Namun tentu saja Diane tak mengetahuinya. Aku akan sangat mengerti jika Diane salah menangkap maknanya. Entah kenapa aku senang dengan kesalahpahaman ini.
Aku tersenyum seiring dengan makin banyak foto yang kulihat. Kenangan-kenangan manis berkelebat.
Aku dan Vanya. Dua orang asing yang terdampar di sebuah negeri yang terlampau jauh. Kami teramat dekat karena merasa memiliki ketertarikan pada bidang yang sama. Kami menjadi terikat oleh kenyataan bahwa banyak hal yang bisa kami bagi bersama.
Aku dan Vanya. Sepasang sahabat baik.
Dulu.....
*
“Kok lo tiga hari ini ke sekolah naek sepeda lagi?” Tanya Galih sebelum sepedaku benar-benar berhenti. “Kereta kencana lo mana?”
Yang dia maksud dengan kereta kencana adalah Accord hitam milik keluarga Diane. “Gak tau. Bubuk sihirnya lagi di isi ulang kali.” Jawabku asal sambil melengos pergi dari parkiran menuju kelas. Secara otomatis Galih mengekor di belakang.

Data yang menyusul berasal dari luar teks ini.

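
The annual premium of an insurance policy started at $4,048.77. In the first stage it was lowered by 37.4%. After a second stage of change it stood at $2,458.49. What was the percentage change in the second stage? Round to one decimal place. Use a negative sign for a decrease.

After the first stage: $4,048.77 × 0.626 = $2534.53002.
Second-stage multiplier: $2,458.49 ÷ $2534.53002 ≈ 0.97.
That is a change of -3.0%.

-3.0%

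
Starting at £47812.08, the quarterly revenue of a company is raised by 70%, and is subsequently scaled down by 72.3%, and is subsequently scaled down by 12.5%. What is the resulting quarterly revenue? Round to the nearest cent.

£19700.37

After the 70% increase: £47812.08 × 1.7 = £81280.536.
Apply the 72.3% decrease: £81280.536 × 0.277 = £22514.708472.
After the 12.5% decrease: £22514.708472 × 0.875 = £19700.369913 ≈ £19700.37.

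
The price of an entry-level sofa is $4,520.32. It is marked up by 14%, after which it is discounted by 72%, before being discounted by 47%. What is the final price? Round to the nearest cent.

$764.73

After the 14% increase: $4,520.32 × 1.14 = $5153.1648.
72% decrease: $5153.1648 × 0.28 = $1442.886144.
47% decrease: $1442.886144 × 0.53 = $764.72965632 ≈ $764.73.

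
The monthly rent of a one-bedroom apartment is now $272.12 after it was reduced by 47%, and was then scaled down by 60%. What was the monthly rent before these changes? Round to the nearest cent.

$1283.58

Undoing the 60% decrease: $272.12 ÷ 0.4 = $680.3.
Undoing the 47% decrease: $680.3 ÷ 0.53 ≈ $1283.58.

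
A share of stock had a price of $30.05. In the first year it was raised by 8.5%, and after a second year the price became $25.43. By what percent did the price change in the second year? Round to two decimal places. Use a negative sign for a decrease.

After the first year: $30.05 × 1.085 = $32.60425.
Second-year multiplier: $25.43 ÷ $32.60425 ≈ 0.77996.
That is a change of -22.00%.

-22.00%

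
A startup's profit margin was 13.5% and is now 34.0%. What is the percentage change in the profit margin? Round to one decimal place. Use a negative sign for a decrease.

151.9%

The change is 34.0 − 13.5 = 20.5 percentage points.
Relative to the original 13.5%, that is 20.5 ÷ 13.5 ≈ 151.9%.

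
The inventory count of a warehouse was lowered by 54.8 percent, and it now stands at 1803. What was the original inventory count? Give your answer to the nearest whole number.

The overall multiplier applied was 0.452.
So the original inventory count was 1803 ÷ 0.452 ≈ 3989.

3989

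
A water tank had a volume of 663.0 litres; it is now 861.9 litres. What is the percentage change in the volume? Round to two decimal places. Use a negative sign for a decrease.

30.00%

Change: 861.9 − 663.0 = 198.9.
Relative to the original: 198.9 ÷ 663.0 = 30.00%.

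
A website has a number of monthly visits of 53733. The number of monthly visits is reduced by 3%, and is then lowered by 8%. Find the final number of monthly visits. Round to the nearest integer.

47951

3% decrease: 53733 × 0.97 = 52121.01.
8% decrease: 52121.01 × 0.92 = 47951.3292 ≈ 47951.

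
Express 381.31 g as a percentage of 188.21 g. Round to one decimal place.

381.31 g ÷ 188.21 g ≈ 202.6%.

202.6%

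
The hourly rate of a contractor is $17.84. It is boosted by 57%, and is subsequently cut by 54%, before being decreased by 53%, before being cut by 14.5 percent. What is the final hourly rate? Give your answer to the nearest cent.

Each change multiplies by a factor: 1.57 × 0.46 × 0.47 × 0.855 = 0.29021607.
$17.84 × 0.29021607 = $5.1774546888 ≈ $5.18.

$5.18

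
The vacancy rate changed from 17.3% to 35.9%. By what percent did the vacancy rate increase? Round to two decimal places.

The change is 35.9 − 17.3 = 18.6 percentage points.
Relative to the original 17.3%, that is 18.6 ÷ 17.3 ≈ 107.51%.
So the vacancy rate rose by 107.51%.

107.51%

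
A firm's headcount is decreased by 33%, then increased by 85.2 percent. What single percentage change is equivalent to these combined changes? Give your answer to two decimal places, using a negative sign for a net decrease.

The combined multiplier is 0.67 × 1.852 = 1.24084.
That corresponds to an increase of 24.08%.

24.08%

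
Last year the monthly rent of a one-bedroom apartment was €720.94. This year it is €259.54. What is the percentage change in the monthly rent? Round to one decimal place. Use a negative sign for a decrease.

-64.0%

Change: €259.54 − €720.94 = -€461.40.
Relative to the original: -€461.40 ÷ €720.94 ≈ -64.0%.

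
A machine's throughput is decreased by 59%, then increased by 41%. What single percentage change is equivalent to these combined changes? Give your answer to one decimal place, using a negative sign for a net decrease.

-42.2%

The combined multiplier is 0.41 × 1.41 = 0.5781.
That corresponds to a decrease of 42.2%.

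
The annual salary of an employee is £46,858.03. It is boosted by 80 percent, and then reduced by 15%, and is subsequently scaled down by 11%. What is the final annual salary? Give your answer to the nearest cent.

£63,806.58

Each change multiplies by a factor: 1.8 × 0.85 × 0.89 = 1.3617.
£46,858.03 × 1.3617 = £63806.579451 ≈ £63,806.58.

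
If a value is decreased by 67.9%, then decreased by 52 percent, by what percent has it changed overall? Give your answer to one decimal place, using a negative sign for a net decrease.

-84.6%

The combined multiplier is 0.321 × 0.48 = 0.15408.
That corresponds to a decrease of 84.6%.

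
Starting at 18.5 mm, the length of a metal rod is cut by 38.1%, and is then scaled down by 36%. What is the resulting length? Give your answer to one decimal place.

7.3 mm

Each change multiplies by a factor: 0.619 × 0.64 = 0.39616.
18.5 × 0.39616 = 7.32896 ≈ 7.3.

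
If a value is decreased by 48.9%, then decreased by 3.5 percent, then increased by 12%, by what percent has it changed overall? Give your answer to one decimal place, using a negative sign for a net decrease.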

“Pertengkaran asmara, ya?!”
“Bukan urusan lo!” jawabku ketus.
“Justru ini bakalan jadi urusan gua.” Ujar Galih makin bersemangat.
 “Maksudnya lo mau jadiin ini bahan buat mading lo? Gitu?” Aku menaiki tangga menuju lantai dua tanpa menoleh padanya.
Mendengar gerutuanku dia malah terkekeh. “Ya enggak lah. Mading gua itu musti steril dari berita gosip murahan kayak gini. Informasi itu suci. Musti bisa mencerahkan peradaban umat manusia. Jadi kalo cuman mau baca gosip sih mendingan lo baca tabloid. Jangan mading gua.” Penjelasan Galih yang panjang lebar cukup untuk mengantarkan kami hingga kelas.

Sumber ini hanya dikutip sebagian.